Other therapeutic targets of PANoptosis in cancer. Deleting NFS1 using CRISPR-CASP9 makes CRC cells more sensitive to the chemotherapy drug oxaliplatin by enhancing PANoptosis. Thus, oxaliplatin-triggered PANoptosis serves as a viable therapeutic target in cancer. Sulconazole inhibits cancer by inducing PANoptosis through the trigger of mitochondrial oxidative stress, inhibition of glycolysis, and elevation of the radiosensitivity of cancer cells.

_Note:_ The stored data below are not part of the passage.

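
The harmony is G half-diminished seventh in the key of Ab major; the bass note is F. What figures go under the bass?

4/2

F is the seventh of G half-diminished seventh, so the chord is in third inversion.
A seventh chord in third inversion is figured 6/4/2, conventionally abbreviated 4/2.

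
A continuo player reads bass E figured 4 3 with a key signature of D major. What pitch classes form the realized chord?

E, G, A, C#

The written figures 4 3 are shorthand for 6/4/3: the 6 is implied.
A third above E in this key is G.
A fourth above E in this key is A.
A sixth above E in this key is C#.
Together with the bass E, this spells A dominant seventh in second inversion.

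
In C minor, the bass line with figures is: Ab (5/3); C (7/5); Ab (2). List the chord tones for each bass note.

Ab, C, Eb | C, Eb, G, Bb | Ab, Bb, D, F

Ab (5/3): Ab, C, Eb.
C (7/5/3): C, Eb, G, Bb.
Ab (6/4/2): Ab, Bb, D, F.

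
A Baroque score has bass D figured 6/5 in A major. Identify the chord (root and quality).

B minor seventh

The figures 6/5 indicate a seventh chord in first inversion.
In first inversion the root lies a sixth above the bass: a sixth above D in A major is B.
The chord tones are D, F#, A, B, giving B minor seventh.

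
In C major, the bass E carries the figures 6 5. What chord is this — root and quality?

C major seventh

The figures 6 5 indicate a seventh chord in first inversion.
In first inversion the root lies a sixth above the bass: a sixth above E in C major is C.
The chord tones are E, G, B, C, giving C major seventh.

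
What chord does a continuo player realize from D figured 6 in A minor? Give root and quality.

B diminished

The figures 6 indicate a triad in first inversion.
In first inversion the root lies a sixth above the bass: a sixth above D in A minor is B.
The chord tones are D, F, B, giving B diminished.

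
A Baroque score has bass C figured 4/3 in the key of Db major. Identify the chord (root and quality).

The figures 4/3 indicate a seventh chord in second inversion.
In second inversion the root lies a fourth above the bass: a fourth above C in Db major is F.
The chord tones are C, Eb, F, Ab, giving F minor seventh.

F minor seventh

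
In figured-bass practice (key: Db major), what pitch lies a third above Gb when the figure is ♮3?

Counting 2 letter steps above Gb lands on B; in Db major, that letter is Bb.
The ♮3 figure makes it natural, giving B.

B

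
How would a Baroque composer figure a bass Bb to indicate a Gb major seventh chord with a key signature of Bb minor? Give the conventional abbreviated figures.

Bb is the third of Gb major seventh, so the chord is in first inversion.
A seventh chord in first inversion is figured 6/5/3, conventionally abbreviated 6/5.

6/5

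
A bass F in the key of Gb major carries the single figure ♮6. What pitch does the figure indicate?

Counting 5 letter steps above F lands on D; in Gb major, that letter is Db.
The ♮6 figure makes it natural, giving D.

D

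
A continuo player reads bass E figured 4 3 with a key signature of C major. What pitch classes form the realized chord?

E, G, A, C

The written figures 4 3 are shorthand for 6/4/3: the 6 is implied.
A third above E in this key is G.
A fourth above E in this key is A.
A sixth above E in this key is C.
Together with the bass E, this spells A minor seventh in second inversion.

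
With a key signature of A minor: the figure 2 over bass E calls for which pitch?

F

Counting 1 letter step above E lands on F; in A minor, that letter is F.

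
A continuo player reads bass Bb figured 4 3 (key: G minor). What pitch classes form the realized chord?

Bb, D, Eb, G

The written figures 4 3 are shorthand for 6/4/3: the 6 is implied.
A third above Bb in this key is D.
A fourth above Bb in this key is Eb.
A sixth above Bb in this key is G.
Together with the bass Bb, this spells Eb major seventh in second inversion.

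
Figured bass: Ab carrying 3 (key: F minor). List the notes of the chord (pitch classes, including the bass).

Ab, C, Eb

The written figures 3 are shorthand for 5/3: the 5 is implied.
A third above Ab in this key is C.
A fifth above Ab in this key is Eb.
Together with the bass Ab, this spells Ab major in root position.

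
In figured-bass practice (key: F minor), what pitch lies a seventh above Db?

Counting 6 letter steps above Db lands on C; in F minor, that letter is C.

C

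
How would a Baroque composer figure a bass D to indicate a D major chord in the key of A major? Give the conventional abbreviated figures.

no figures

D is the root of D major, so the chord is in root position.
A triad in root position is figured 5/3, conventionally abbreviated (no figures — root-position triad).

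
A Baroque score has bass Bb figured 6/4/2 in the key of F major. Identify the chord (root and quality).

C dominant seventh

The figures 6/4/2 indicate a seventh chord in third inversion.
In third inversion the root lies a second above the bass: a second above Bb in F major is C.
The chord tones are Bb, C, E, G, giving C dominant seventh.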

Other targets of PANoptosis in cancer therapy include PANoptosis-related genes, other PANoptosis regulators, and inducing PANoptosis to improve the efficacy of traditional cancer therapies. CRISPR, clustered regularly interspaced short palindromic repeats; NFS1, a gene that encodes cysteine desulfurase; CASP, caspase; CRC, colorectal cancer.